The world is fated to four more years of brutal confrontation
Robin Cook
Friday November 5, 2004
The Guardian
If you imagine the rest of us have a problem living with George Bush for another four years, spare a thought for the 55 million Americans who voted against him. John Kerry is fated to be stuck with the label of a loser and is already being blamed for his lack of charisma, his absence of passion and his electoral misjudgment of being born on the eastern seaboard rather than the deep south. Yet in fairness to Kerry, more Americans backed him than supported Bill Clinton or Jimmy Carter, and some of them queued for two hours in their determination to vote for him. There may be more conservatives in America than ever before, but there are also more Democrats.

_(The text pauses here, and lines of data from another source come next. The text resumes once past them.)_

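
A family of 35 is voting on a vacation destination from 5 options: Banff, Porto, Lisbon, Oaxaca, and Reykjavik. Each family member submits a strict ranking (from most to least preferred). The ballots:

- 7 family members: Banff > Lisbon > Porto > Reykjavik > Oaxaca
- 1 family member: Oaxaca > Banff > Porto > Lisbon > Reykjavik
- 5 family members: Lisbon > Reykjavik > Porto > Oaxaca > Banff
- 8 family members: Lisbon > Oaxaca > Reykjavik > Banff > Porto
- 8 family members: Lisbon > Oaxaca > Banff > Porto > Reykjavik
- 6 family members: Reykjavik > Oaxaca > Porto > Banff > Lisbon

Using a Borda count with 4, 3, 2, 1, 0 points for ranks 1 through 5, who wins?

Banff: 7·4 + 1·3 + 5·0 + 8·1 + 8·2 + 6·1 = 61
Porto: 7·2 + 1·2 + 5·2 + 8·0 + 8·1 + 6·2 = 46
Lisbon: 7·3 + 1·1 + 5·4 + 8·4 + 8·4 + 6·0 = 106
Oaxaca: 7·0 + 1·4 + 5·1 + 8·3 + 8·3 + 6·3 = 75
Reykjavik: 7·1 + 1·0 + 5·3 + 8·2 + 8·0 + 6·4 = 62
Lisbon has the highest Borda score (106).

Lisbon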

Unfortunately this does not add up to a case for a recount. The US does not run a proportional system and the winner takes all. In George Bush's case, he not only took the White House, but he also took a clean sweep of the Senate and the House of Representatives, and he will now have the opportunity to take a majority of the supreme court. All the checks and balances that the founding fathers constructed to restrain presidential power are broken instruments.
It is to be hoped that the obsession of President Bush with fitness will guarantee his health for the length of his renewed tenancy of the White House. Otherwise we get President Cheney. I met Dick Cheney immediately after he had been installed as vice-president in what was the most bizarre en counter of my time at the Foreign Office. He could not disguise his irritation that a European pinko had somehow wormed a way into his diary and for half an hour mostly confined himself to monosyllabic replies. By contrast, this week he was in full triumphalist flood, claiming Bush's election as the greatest "of any presidential candidate in history".

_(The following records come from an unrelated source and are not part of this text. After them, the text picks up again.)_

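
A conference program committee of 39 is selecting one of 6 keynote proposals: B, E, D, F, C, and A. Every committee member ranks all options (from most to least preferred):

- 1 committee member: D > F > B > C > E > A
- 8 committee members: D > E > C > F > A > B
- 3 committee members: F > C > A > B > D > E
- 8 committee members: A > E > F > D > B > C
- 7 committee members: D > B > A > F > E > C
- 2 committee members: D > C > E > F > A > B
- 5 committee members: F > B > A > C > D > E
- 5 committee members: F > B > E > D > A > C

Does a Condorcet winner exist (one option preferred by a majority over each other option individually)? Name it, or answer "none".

F

F vs B: 32–7 for F.
F vs E: 21–18 for F.
F vs D: 21–18 for F.
F vs C: 29–10 for F.
F vs A: 24–15 for F.
F beats every other option head-to-head.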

Cheney himself may not go the distance if the rumours about Halliburton continue to lap closer to his desk, but while he is in post it is hard to see an administration so dripping in contacts with the oil industry taking serious action on global warming. This is a real problem for Tony Blair, who has identified climate change as a major priority for Britain's presidency of the G8 next year. The dilemma for Blair will be whether he uses the role to lever the Bush administration towards the consensus among the other seven, or cajoles the rest to accommodate the idiosyncratic Washington position. If he wants to signal a break from Bush, he will not get a clearer opportunity to do so.